В моем опустошенном мозгу горько отзывается эхо этих слов. Я в больнице, мне больно, а в голове язвительный вопрос, заданный Макгалли перед выездом к подозреваемому.
Туссен мертв. Макгалли выстрелил трижды, а Калверсон один раз, и Туссен уже умер к тому времени, как меня доставили в городскую больницу.
Лицо у меня разбито. Очень больно. Может быть, Джей-Ти врезал мне пепельницей и пустился бежать потому, что убил своего друга Питера, но я так не думаю.
Я думаю, он бросился на меня со страху. В комнате кроме меня было еще два копа, и Макгалли отпускал шуточки, а я успокаивал, но Туссен боялся, что, задержав за нарушение дурацкого режима экономии, мы оставим его гнить в тюрьме до третьего октября. Он, как Питер, пошел на рассчитанный риск и проиграл.
Макгалли выстрелил в него трижды, Калверсон — один раз, и он мертв.
— Четвертью дюйма выше, и вы остались бы без глаза, — констатирует врач, молодая женщина со стянутыми в конский хвостик светлыми волосами. Она носит спортивные тапочки и закатывает рукава врачебного халата.
— Ясно, — отвечаю я.
Она закрепляет мне толстую марлевую подушечку на правом глазу пластырем.
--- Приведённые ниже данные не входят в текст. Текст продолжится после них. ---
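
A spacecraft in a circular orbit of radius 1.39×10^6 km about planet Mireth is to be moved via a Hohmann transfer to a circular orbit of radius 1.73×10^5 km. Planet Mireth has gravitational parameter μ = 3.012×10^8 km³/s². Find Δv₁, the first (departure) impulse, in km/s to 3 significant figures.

Transfer-ellipse semi-major axis a_t = (r₁ + r₂)/2 = (1.390×10^6 + 1.730×10^5)/2 = 7.815×10^5 km.
On the circular orbit at r = 1.390×10^6 km, v_c = √(μ/r) = 14.72 km/s.
Vis-viva on the transfer ellipse at r = 1.390×10^6 km gives v_t = √[μ(2/r − 1/a_t)] = 6.926 km/s.
Δv₁ = |v_t − v_c| = |6.926 − 14.72| = 7.794 km/s.

Δv₁ = 7.79 km/s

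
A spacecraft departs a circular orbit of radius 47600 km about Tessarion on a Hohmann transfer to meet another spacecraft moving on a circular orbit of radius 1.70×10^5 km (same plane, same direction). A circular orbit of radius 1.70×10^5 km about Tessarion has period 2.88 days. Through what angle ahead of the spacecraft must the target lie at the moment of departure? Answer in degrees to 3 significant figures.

From Kepler's third law T² = 4π²r³/μ at r = 1.70×10^5 km, T = 2.88 days = 2.88 × 86400 s = 2.48832×10^5 s: μ = 4π²r³/T² = 3.13252×10^6 km³/s².
Transfer-ellipse semi-major axis a_t = (r₁ + r₂)/2 = (47600 + 1.700×10^5)/2 = 1.088×10^5 km.
Transfer time t = π√(a_t³/μ) = 63701 s.
Target angular speed ω₂ = √(μ/r₂³) = 2.5251×10^-5 rad/s.
Angle swept by the target during transfer: ω₂·t = 1.6085 rad = 92.16°.
The spacecraft traverses 180° on the transfer ellipse, so the target must lead by 180° − 92.16° = 87.8°.

φ = 87.8°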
— Это называется «трещина нижней стенки глазницы», — поясняет она, — и приводит к некоторому онемению щеки.
— Ясно, — киваю я.
— А также к диплопии, от слабой до тяжелой.
— Ясно.
— Диплопия — это двоение в глазах.
— А-а…
И все это время у меня в голове крутится вопрос. «Как эта печальная история доказывает, что парень пал жертвой убийства?»
«К несчастью, — думаю я, — мне известен ответ. Хотел бы не знать, но знаю».
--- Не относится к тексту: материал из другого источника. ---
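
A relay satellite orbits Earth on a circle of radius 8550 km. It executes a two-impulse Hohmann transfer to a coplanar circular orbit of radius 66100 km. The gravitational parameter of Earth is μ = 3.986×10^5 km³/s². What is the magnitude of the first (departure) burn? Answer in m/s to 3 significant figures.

Δv₁ = 2260 m/s

Transfer-ellipse semi-major axis a_t = (r₁ + r₂)/2 = (8550 + 66100)/2 = 37325 km.
On the circular orbit at r = 8550 km, v_c = √(μ/r) = 6.828 km/s.
Vis-viva on the transfer ellipse at r = 8550 km gives v_t = √[μ(2/r − 1/a_t)] = 9.086 km/s.
Δv₁ = |v_t − v_c| = |9.086 − 6.828| = 2.258 km/s.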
Доктор не перестает извиняться. За недостаток опыта, за перегоревшие лампочки, которые нечем заменить, за общий дефицит лекарственных препаратов. Выглядит она лет на девятнадцать и наверняка еще не закончила ординатуру. Я уверяю ее, что все в порядке, я все понимаю. Ее зовут Сьюзен Вилтон.
— Доктор Вилтон, — спрашиваю я, пока она протягивает через мою щеку шелковую нить, морщась так, словно шов не у меня, а у нее на лице. — Доктор Вилтон, вам приходилось убивать своими руками?
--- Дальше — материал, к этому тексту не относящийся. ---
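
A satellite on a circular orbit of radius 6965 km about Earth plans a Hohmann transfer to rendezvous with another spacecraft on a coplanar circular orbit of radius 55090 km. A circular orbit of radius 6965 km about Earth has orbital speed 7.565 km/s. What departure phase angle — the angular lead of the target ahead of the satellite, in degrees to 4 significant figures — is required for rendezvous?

From the circular-orbit relation v² = μ/r at r = 6965 km: μ = v²r = (7.565)² × 6965 = 3.98602×10^5 km³/s².
Semi-major axis of the transfer orbit: a_t = (6965 + 55090)/2 = 31027.5 km.
Transfer time t = π√(a_t³/μ) = 27196 s.
The target's mean motion on its circular orbit is ω₂ = √(μ/r₂³) = 4.8827×10^-5 rad/s.
Angle swept by the target during transfer: ω₂·t = 1.3279 rad = 76.08°.
The satellite traverses 180° on the transfer ellipse, so the target must lead by 180° − 76.08° = 103.9°.

φ = 103.9°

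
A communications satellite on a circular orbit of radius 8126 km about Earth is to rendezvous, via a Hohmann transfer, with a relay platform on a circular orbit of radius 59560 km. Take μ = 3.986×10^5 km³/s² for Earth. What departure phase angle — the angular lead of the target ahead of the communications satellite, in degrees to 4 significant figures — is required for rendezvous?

φ = 102.9°

Transfer-ellipse semi-major axis a_t = (r₁ + r₂)/2 = (8126 + 59560)/2 = 33843 km.
The half-period of the transfer ellipse is t = π√(a_t³/μ) = 30980 s.
The target's mean motion on its circular orbit is ω₂ = √(μ/r₂³) = 4.3435×10^-5 rad/s.
Angle swept by the target during transfer: ω₂·t = 1.3456 rad = 77.10°.
Arrival is 180° from departure on the ellipse, so φ = 180° − 77.10° = 102.9°.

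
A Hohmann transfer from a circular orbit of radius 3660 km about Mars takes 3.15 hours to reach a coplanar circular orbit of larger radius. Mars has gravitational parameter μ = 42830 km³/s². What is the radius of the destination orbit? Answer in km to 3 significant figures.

Transfer time t = 3.15 hours = 11340 s, and t = π√(a_t³/μ).
So a_t = (μ t²/π²)^(1/3) = (42830 × (11340)² / π²)^(1/3) = 8233.0 km.
Since a_t = (r₁ + r₂)/2, r₂ = 2a_t − r₁ = 2×8233.0 − 3660 = 12806 km.

r₂ = 12800 km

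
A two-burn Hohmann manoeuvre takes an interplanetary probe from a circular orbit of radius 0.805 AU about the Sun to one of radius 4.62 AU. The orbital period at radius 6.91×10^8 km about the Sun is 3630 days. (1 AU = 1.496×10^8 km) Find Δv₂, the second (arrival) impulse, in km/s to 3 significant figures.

From Kepler's third law T² = 4π²r³/μ at r = 6.91×10^8 km, T = 3630 days = 3630 × 86400 s = 3.13632×10^8 s: μ = 4π²r³/T² = 1.32420×10^11 km³/s².
In km: r₁ = 0.805 × 1.496×10^8 = 1.20428×10^8 km; r₂ = 4.62 × 1.496×10^8 = 6.91152×10^8 km.
The Hohmann ellipse has a_t = (r₁ + r₂)/2 = 4.0579×10^8 km.
Circular speed at r = 6.91152×10^8 km: v_c = √(μ/r) = 13.8417 km/s.
Transfer-orbit speed at the same r (vis-viva, a = a_t): v_t = √[μ(2/r − 1/a_t)] = 7.54055 km/s.
Δv₂ = |v_t − v_c| = |7.54055 − 13.8417| = 6.301 km/s.

Δv₂ = 6.30 km/s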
— Нет, — пугается она. — Хотя… может быть. Знай я наверняка, я бы до конца жизни жалела. Но я не знаю. Понимаете, я люблю жить. Если бы я жалела, зачем тогда ждать до конца? Понимаете?
— Верно, — соглашаюсь я, — верно.
Мое лицо неподвижно. Нельзя мешать доктору Вилтон накладывать шов.
Осталась всего одна тайна. Если Туссен сказал правду, а я думаю, это так, и таблетки доставал Питер, где он их брал?
Это последний фрагмент тайны, и, по-моему, я знаю ответ.
София Литтлджон до жути похожа на брата, даже когда выглядывает в щелку между дверью и косяком, рассматривая меня из-под цепочки. У нее такой же маленький подбородок и крупный нос, такой же широкий лоб и такие же немодные очки. И стрижется она так же коротко, по-мальчишески, и вихры торчат, как у брата.
— Да? — Она разглядывает меня, а я ее.
И я вспоминаю, что мы незнакомы, и еще осознаю как выгляжу: залепленный марлей глаз, расходящиеся из-под повязки красочные припухшие кровоподтеки.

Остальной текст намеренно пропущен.